When I investigated the Event Viewer to try to find more information I found this description:
“xlang/s engine event log entry: Uncaught exception (see the ‘inner exception’ below) has suspended an instance of service ‘MyOrchestration(728766c9-9df2-609b-004e-fa2e7c3079c4)’.
The service instance will remain suspended until administratively resumed or terminated.
If resumed the instance will continue from its last persisted state and may re-throw the same unexpected exception.
InstanceId: 4dfd6041-d52f-4110-8d0d-92efc48f0c38
Shape name: InvokeExternalService Shape
ShapeId: eff276fd-f289-4778-ba47-ff66309ae8c6
Exception thrown from: segment 2, progress 8
Inner exception: Fault Response: My Error Description”
The first thing I thought was that I incorrectly published some resource (DLL) … but after validating and publishing the solution again, the problem prevailed.
Cause
The Orchestration Designer can play some tricks to developers. And be very careful when you copy shapes from one orchestration to others!
What I did was open a similar solution and copy the main scope (body of the orchestration) to a new solution that I had created.
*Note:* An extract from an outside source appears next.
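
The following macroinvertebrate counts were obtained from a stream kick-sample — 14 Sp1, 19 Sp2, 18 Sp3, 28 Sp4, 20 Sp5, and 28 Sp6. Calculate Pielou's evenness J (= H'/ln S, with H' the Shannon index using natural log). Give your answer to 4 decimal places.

0.9834

Total N = 14+19+18+28+20+28 = 127, so the proportions are 0.110236, 0.149606, 0.141732, 0.220472, 0.15748, 0.220472 (working shown to 6 dp, full precision carried).
H' = −Σ pᵢ ln pᵢ = −((-0.243085) + (-0.284214) + (-0.276919) + (-0.333350) + (-0.291095) + (-0.333350)) = 1.762014.
With S = 6 species, ln S = 1.791759, so J = 1.762014/1.791759 = 0.983399, i.e. 0.9834 to 4 decimal places.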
This will also copy all the shapes inside the scope… and of course, I change the shapes to fit my new requirements, by deleting some shapes and change the code inside others… Why? To be faster and not lose much time creating the main sketch of the orchestration.
But be aware that the Orchestration design doesn’t like some of these operations (for me it’s a bug inside Orchestration design), and for some reason, the designer doesn’t interpret well the shapes (“refactoring” or the “graphical interpretation”). It compiles well the solution but in runtime, we get stuck with the error “The service instance will remain suspended until administratively resumed or terminated. If resumed the instance will continue from its last persisted state and may re-throw the same unexpected exception.”
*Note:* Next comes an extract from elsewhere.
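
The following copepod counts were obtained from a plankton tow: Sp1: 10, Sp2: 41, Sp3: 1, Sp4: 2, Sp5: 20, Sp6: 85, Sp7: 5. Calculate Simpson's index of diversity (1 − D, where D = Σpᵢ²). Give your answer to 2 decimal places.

Total N = 10+41+1+2+20+85+5 = 164, so the proportions are 0.061, 0.25, 0.0061, 0.0122, 0.122, 0.5183, 0.0305 (working shown to 4 dp, full precision carried).
D = 0.061² + 0.25² + 0.0061² + 0.0122² + 0.122² + 0.5183² + 0.0305² = 0.0037 + 0.0625 + 0.0000 + 0.0001 + 0.0149 + 0.2686 + 0.0009 = 0.3508.
So 1 − D = 0.6492, i.e. 0.65 to 2 decimal places.

0.65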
I don’t know if some also detect this behavior before but I already experience this twice.
Solution
To solve this strange behavior you need to redesign the same Orchestration flow by:
- Dragging new shapes to the Orchestration design and copy the exact same code inside the existing shapes to the new ones… you can also give the same names!
- At the end delete the existing shapes (which had been copied).
- Compile and deploy the project again.
Without doing anything more this solved my problem.
Hi Sandro,
I mentioned this “broken copy” behavior of the Orchestration Editor with Send shapes.
Also the Port types in the Orchestration View do not show the full qualified .NET name. And when we copy them they save the old names (names with previous orchestration name prefix in it, something like that). And we got a naming problem.
I worked this out to look to the Xlang orchestration code and check the full names.
All this the bugs, 100%
Hi Leonid,
Nice to know and thanks for the comment!
I like the name you gave it and we can call this the “broken copy” bug 😀
Thanks Sandro, this information its very clean.